Hidden Factories: The impact of COVID Part 2

How a pandemic exposed the full effects of engineering’s hidden factory phenomenon

A revolution has been taking place in engineering. As a result of Covid-19, companies have had to embrace digitalisation like never before, with remote working a shared ‘new normal’. But as well as making fundamental operational changes, the pandemic has also brought a phenomenon to the surface.

The ‘Hidden Factory’ occurs when the formal processes between OEMs and suppliers break down and engineers revert to informal workflows that sit outside of approved product lifecycle management (PLM) processes. The quantity, quality and efficacy of interactions between OEM and supplier that take place in this ‘Hidden Factory’ cannot be measured, accounted for, or managed.

The survey

We carried out a survey of the automotive engineering sector. The survey uncovered near-at-hand opportunities for OEMs and suppliers to save money and improve their prospects at a critical juncture in the economic fortunes of the car industry.

Our findings

An incredible amount of inefficiency.

Almost half – 43% – of all design engineering workflows between car manufacturers and suppliers take place outside of approved channels. As a consequence of working outside of the agreed PLM procotols, Hidden factory losses arise for a myriad of reasons – from design submissions using staledated versions of CAD software to engineers without the required training undertaking task assignments for which they are not sufficiently qualified. The Automotive Council estimate that £6b of business is conducted across the UK automotive supply chain, suggesting that in excess of £2.5b of value might be residing in the automotive industry’s Hidden factories.

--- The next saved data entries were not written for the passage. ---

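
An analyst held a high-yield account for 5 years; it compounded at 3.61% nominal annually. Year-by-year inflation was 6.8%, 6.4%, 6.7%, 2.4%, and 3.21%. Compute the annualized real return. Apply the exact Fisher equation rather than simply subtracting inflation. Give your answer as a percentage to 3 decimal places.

Cumulative inflation factor: 1.068 × 1.064 × 1.067 × 1.024 × 1.0321 ≈ 1.28144.
Nominal growth factor: 1.19401. Real growth factor = 1.19401 / 1.28144 ≈ 0.93177.
Annualized: 0.93177^(1/5) − 1 ≈ -0.01403.

-1.403%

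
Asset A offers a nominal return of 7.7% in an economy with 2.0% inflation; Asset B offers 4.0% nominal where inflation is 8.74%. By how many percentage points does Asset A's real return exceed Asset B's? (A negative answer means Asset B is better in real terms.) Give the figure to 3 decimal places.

9.947

Asset A real return: 1.077/1.020 − 1 = 5.5882%.
Asset B real return: 1.040/1.0874 − 1 = -4.3590%.
Difference: 5.5882 − (-4.3590) = 9.9472 pp.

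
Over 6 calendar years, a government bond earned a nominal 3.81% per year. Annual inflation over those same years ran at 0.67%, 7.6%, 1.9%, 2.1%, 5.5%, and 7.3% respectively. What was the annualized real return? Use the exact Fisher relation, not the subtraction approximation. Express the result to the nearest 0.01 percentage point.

Cumulative inflation factor: 1.0067 × 1.076 × 1.019 × 1.021 × 1.055 × 1.073 ≈ 1.27575.
Nominal growth factor: 1.25151. Real growth factor = 1.25151 / 1.27575 ≈ 0.98100.
Annualized: 0.98100^(1/6) − 1 ≈ -0.00319.

-0.32%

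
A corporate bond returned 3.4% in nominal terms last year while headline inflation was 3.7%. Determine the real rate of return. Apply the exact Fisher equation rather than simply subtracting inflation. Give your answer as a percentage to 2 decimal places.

Real return via the Fisher equation: (1 + 3.4%)/(1 + 3.7%) − 1 = 1.034/1.037 − 1 ≈ -0.00289.

-0.29%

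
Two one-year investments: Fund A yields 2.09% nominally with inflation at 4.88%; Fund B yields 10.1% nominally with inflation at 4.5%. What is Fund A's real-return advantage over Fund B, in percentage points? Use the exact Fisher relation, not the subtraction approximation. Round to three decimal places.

Fund A real return: 1.0209/1.0488 − 1 = -2.6602%.
Fund B real return: 1.101/1.045 − 1 = 5.3589%.
Difference: -2.6602 − 5.3589 = -8.0191 pp.

-8.019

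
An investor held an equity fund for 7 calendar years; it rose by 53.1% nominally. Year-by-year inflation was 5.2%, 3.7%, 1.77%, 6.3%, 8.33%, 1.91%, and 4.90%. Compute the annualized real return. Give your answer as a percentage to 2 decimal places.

Cumulative inflation factor: 1.052 × 1.037 × 1.0177 × 1.063 × 1.0833 × 1.0191 × 1.0490 ≈ 1.36675.
Nominal growth factor: 1.53100. Real growth factor = 1.53100 / 1.36675 ≈ 1.12018.
Annualized: 1.12018^(1/7) − 1 ≈ 0.01634.

1.63%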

Automotive sector 37% less productive than it could be.

With more design engineers working remotely, the potential for Hidden factories to expand to encompass more than 37% of automotive engineering productivity is increasing, but by increasing awareness of the problem beyond its low level of recognition which the survey audited at just 30% of the sector, the scope to close down informal working practices and recoup a productivity and efficiency dividend could not come at a better time for the industry.

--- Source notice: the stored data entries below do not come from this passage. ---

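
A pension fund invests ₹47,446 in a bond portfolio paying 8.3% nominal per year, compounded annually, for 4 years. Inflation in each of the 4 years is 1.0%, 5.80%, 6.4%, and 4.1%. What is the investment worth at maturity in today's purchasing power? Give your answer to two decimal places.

Nominal value at maturity: ₹47,446 × (1 + 8.3%)^4 ≈ ₹65,269.97.
Price-level factor over 4 years: 1.010 × 1.0580 × 1.064 × 1.041 ≈ 1.1835848539.
Dividing the nominal maturity value by the price-level factor gives the value in today's money.

₹55,146.00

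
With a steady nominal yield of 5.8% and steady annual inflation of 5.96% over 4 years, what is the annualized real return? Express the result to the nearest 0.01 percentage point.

-0.15%

With constant rates the annual real return is the same each year: (1+5.8%)/(1+5.96%) − 1 = -0.00151.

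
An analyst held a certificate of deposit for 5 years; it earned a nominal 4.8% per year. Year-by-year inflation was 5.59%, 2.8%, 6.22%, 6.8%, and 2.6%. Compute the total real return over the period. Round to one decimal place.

0.1%

Cumulative inflation factor: 1.0559 × 1.028 × 1.0622 × 1.068 × 1.026 ≈ 1.26340.
Nominal growth factor: 1.26417. Real growth factor = 1.26417 / 1.26340 ≈ 1.00061.
Total real return ≈ 0.0612%.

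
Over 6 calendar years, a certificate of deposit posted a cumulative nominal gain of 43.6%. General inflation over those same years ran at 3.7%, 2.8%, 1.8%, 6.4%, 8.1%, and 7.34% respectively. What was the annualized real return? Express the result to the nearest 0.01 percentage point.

1.16%

Cumulative inflation factor: 1.037 × 1.028 × 1.018 × 1.064 × 1.081 × 1.0734 ≈ 1.33983.
Nominal growth factor: 1.43600. Real growth factor = 1.43600 / 1.33983 ≈ 1.07178.
Annualized: 1.07178^(1/6) − 1 ≈ 0.01162.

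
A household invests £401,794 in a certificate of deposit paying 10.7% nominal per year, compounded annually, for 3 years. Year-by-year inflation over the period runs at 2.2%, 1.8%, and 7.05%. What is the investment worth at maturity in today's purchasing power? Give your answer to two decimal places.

£489,396.62

Nominal value at maturity: £401,794 × (1 + 10.7%)^3 ≈ £545,062.51.
Price-level factor over 3 years: 1.022 × 1.018 × 1.0705 = 1.113743918.
The maturity value deflated by that factor is the answer in today's purchasing power.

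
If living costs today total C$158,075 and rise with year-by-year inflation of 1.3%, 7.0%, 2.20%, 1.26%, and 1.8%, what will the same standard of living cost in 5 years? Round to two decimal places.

Cumulative price-level factor: 1.013 × 1.070 × 1.0220 × 1.0126 × 1.018 ≈ 1.1419045933.
Multiplying C$158,075 by the price-level factor gives the future nominal sum.

C$180,506.57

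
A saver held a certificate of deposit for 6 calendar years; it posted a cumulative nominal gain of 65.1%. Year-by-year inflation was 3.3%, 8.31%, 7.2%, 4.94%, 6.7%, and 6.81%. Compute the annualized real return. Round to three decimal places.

Cumulative inflation factor: 1.033 × 1.0831 × 1.072 × 1.0494 × 1.067 × 1.0681 ≈ 1.43444.
Nominal growth factor: 1.65100. Real growth factor = 1.65100 / 1.43444 ≈ 1.15098.
Annualized: 1.15098^(1/6) − 1 ≈ 0.02371.

2.371%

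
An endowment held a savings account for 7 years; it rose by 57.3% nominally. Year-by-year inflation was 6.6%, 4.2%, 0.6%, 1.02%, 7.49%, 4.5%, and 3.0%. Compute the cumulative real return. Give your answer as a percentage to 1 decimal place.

Cumulative inflation factor: 1.066 × 1.042 × 1.006 × 1.0102 × 1.0749 × 1.045 × 1.030 ≈ 1.30603.
Nominal growth factor: 1.57300. Real growth factor = 1.57300 / 1.30603 ≈ 1.20442.
Total real return ≈ 20.4417%.

20.4%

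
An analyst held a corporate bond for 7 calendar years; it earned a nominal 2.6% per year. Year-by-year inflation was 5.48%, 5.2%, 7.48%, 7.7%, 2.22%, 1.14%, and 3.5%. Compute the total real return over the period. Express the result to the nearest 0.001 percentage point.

Cumulative inflation factor: 1.0548 × 1.052 × 1.0748 × 1.077 × 1.0222 × 1.0114 × 1.035 ≈ 1.37445.
Nominal growth factor: 1.19683. Real growth factor = 1.19683 / 1.37445 ≈ 0.87077.
Total real return ≈ -12.9231%.

-12.923%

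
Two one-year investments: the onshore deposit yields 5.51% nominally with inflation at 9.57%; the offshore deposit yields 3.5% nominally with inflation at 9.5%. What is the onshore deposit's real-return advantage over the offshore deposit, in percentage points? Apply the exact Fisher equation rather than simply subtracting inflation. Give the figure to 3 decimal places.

The onshore deposit real return: 1.0551/1.0957 − 1 = -3.7054%.
The offshore deposit real return: 1.035/1.095 − 1 = -5.4795%.
Difference: -3.7054 − (-5.4795) = 1.7741 pp.

1.774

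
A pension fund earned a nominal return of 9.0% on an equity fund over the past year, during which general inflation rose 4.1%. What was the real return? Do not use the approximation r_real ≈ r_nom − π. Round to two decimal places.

4.71%

Real return via the Fisher equation: (1 + 9.0%)/(1 + 4.1%) − 1 = 1.090/1.041 − 1 ≈ 0.04707.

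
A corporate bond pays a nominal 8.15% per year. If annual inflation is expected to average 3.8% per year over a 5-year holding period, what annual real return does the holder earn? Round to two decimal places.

With constant rates the annual real return is the same each year: (1+8.15%)/(1+3.8%) − 1 = 0.04191.

4.19%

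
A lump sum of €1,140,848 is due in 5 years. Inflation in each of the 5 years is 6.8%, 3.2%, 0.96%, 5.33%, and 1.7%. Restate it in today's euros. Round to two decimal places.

Price-level factor over 5 years: 1.068 × 1.032 × 1.0096 × 1.0533 × 1.017 ≈ 1.1919919680.
Purchasing power today: €1,140,848 divided by that factor.

€957,093.70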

Nearly a third of the automotive industry is unaware of the leakage of workflows within engineering.

“At Majenta, we work with the UK’s three largest car manufacturers, plenty of smaller OEMs and hundreds of tier 1, 2 and 3 suppliers. For more than twenty years, we’ve known anecdotally that this interface between OEM and supplier is the critical juncture and too much design engineering activity leaks out from the PLM process at this point, creating an unseen, unmeasured and largely inefficient universe of activity. However, this is the first time we have quantified the scale of the Hidden factory problem and even we are surprised how pervasive it is.” Majenta Director, Manish Amlani.

Is this the opportunity to close hidden factories for good?

If there is one good thing that will come out of the pandemic, then it could well be improved efficiency across the board, entirely eradicating the ‘hidden factory’.